« Bonsoir, moi c’est Juliette »
Lunga pausa. Un abbozzo di sorriso. Qualche frase di circostanza, in genere sul tempo, su dove abito, su quale sia la mia fermata della metro, sull’italianità, e poi, lei, l’immancabile, l’onnipresente, la regina delle domande del parigino medio :
« ET SINON TU FAIS QUOI ? »
« Ma fatti gli affari tuoi! », vorrei rispondere quasi sempre. Possibile che sentano tutti l’incontrollabile impulso di incasellarti in una classe di mestieri? Non vi bastano il mio sorriso radioso, la mia battuta pronta, la mia vastissima cultura di cazzate scovate su internet? Non possiamo conversare d’altro? Invece no, a causa di un eccesso di gentilezza, alla fine rispondo educatamente, con una perizia e un savoir-faire che ho affinato in cinque anni di lente e sofferte osservazioni sociologiche, in cui ho imparato quanto segue.
Se hai da sfoderare un CDI nella pubblicità, nel marketing, nella comunicazione, se sei intermittente dello spettacolo (quoi que…) o ti guadagni da vivere con un’attività artistica, allora vai libero. Puoi dire la verità. Anche se, in base a chi ti trovi davanti, puoi sempre giocare al rialzo, inventarti qualche déplacements all’estero che in realtà non esiste, oppure, che ne so, fare un accenno all’intenzione di metterti in proprio o di prenderti un anno sabbatico per fare il giro del mondo.
Ad ogni modo, vai tranquillo, tu stai in una botte di ferro.
Sono tutti gli altri a doversi fare quattro calcoli prima di rispondere alla fatidica domanda.

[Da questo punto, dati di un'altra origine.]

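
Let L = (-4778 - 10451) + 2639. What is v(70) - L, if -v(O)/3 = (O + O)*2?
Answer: 11750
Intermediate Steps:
v(O) = -12*O (v(O) = -3*(O + O)*2 = -3*2*O*2 = -12*O)
L = -12590 (L = -15229 + 2639 = -12590)
v(70) - L = -12*70 - 1*(-12590) = -840 + 12590 = 11750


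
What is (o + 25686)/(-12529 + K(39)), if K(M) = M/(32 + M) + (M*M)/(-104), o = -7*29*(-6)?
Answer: -15281472/7124467 ≈ -2.1449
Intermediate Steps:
o = 1218 (o = -203*(-6) = 1218)
K(M) = -M²/104 + M/(32 + M) (K(M) = M/(32 + M) + M²*(-1/104) = M/(32 + M) - M²/104 = -M²/104 + M/(32 + M))
(o + 25686)/(-12529 + K(39)) = (1218 + 25686)/(-12529 + (1/104)*39*(104 - 1*39² - 32*39)/(32 + 39)) = 26904/(-12529 + (1/104)*39*(104 - 1*1521 - 1248)/71) = 26904/(-12529 + (1/104)*39*(1/71)*(104 - 1521 - 1248)) = 26904/(-12529 + (1/104)*39*(1/71)*(-2665)) = 26904/(-12529 - 7995/568) = 26904/(-7124467/568) = 26904*(-568/7124467) = -15281472/7124467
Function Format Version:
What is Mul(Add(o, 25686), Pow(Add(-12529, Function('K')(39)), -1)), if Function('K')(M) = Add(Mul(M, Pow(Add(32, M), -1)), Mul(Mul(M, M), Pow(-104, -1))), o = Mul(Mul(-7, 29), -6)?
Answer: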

Non perché ci sia nulla di male, perlamordiddio, nel fare un mestiere comune, è che qua i mestieri comuni semplicemente non esistono. Un po’ come nella grammatica d’inglese al liceo: lawyer, doctor, teacher, pilot, astronaut. Ma secondo te, mio padre fa l’astronauta? Ma tipo segretaria, falegname, spazzino, vi faceva fatica scriverli? Ecco, a Parigi è uguale. Eppure quando vai al supermercato è la cassiera a farti lo scontrino, al bar è il cameriere a portarti da bere e il fattorino a consegnarti le pizze. E però tutti questi mestieri non sono repertoriati. Non sono abbastanza glamour, capisci? L’autocensura parigina impone di non nominarli mai durante la conversazione. Di fronte alla maledetta domanda, hai a disposizione diverse opzioni:
a) ricorri a un eufemismo. Tipo: “Lavoro nella ristorazione”, oppure “Sono impiegato nella grande distribuzione”, o ancora “Mi occupo di gastronomia”.
b) sorvoli. Spero che tu abbia almeno uno straccio di velleità artistica che possa salvarti la faccia. Non importa se passi le tue giornate a rispondere al telefono e una sera a settimana segui un corso di teatro. Tu, ragazzo, sei un attore. Se ti guadagni da vivere servendo caffè al bar dell’angolo, ma in vacanza fai i filmini ai tuoi amici, sei un film maker! Perché qua bisogna difendersi, rispondere pan per focaccia, ripagare con la stessa moneta! Il parigino medio non ve lo dirà mai che è disoccupato e vive con l’RSA. No, lui “à la base, il est musicien”, però fa un genere di musica così raffinato e complesso che nessuno lo capisce, poverino, e allora si è risolto a suonare da solo, nella sua cameretta, componendo melodiosi pezzi al ritmo di una sedia percossa da un battipanni. Ve lo giuro, esiste. Storie di vita vissuta.
c) inventi. Però dev’essere bella grossa. “Faccio la fotografa per National Geographic” è la mia preferita. Poi stanno tutti zitti, giuro. Puoi anche divertirti ad entrare nei dettagli, racconti del tuo amico sherpa, di quanto è stato facile imparare lo swahili e di quanto faceva freddo nella Terra del Fuoco. Che ci credano o no, è un’attività divertentissima. Vi svolta la serata.
Insomma, nel grande calderone parigino del “sei quello che fai” bisogna saper sfoderare tutte le proprie velleità istrioniche assopite, e (ed è lo stesso motivo per cui, nella ricerca di un appartamento, è opportuno dare una ritoccata al dossier) date una fotoscioppata anche al vostro cv! Lo fanno tutti!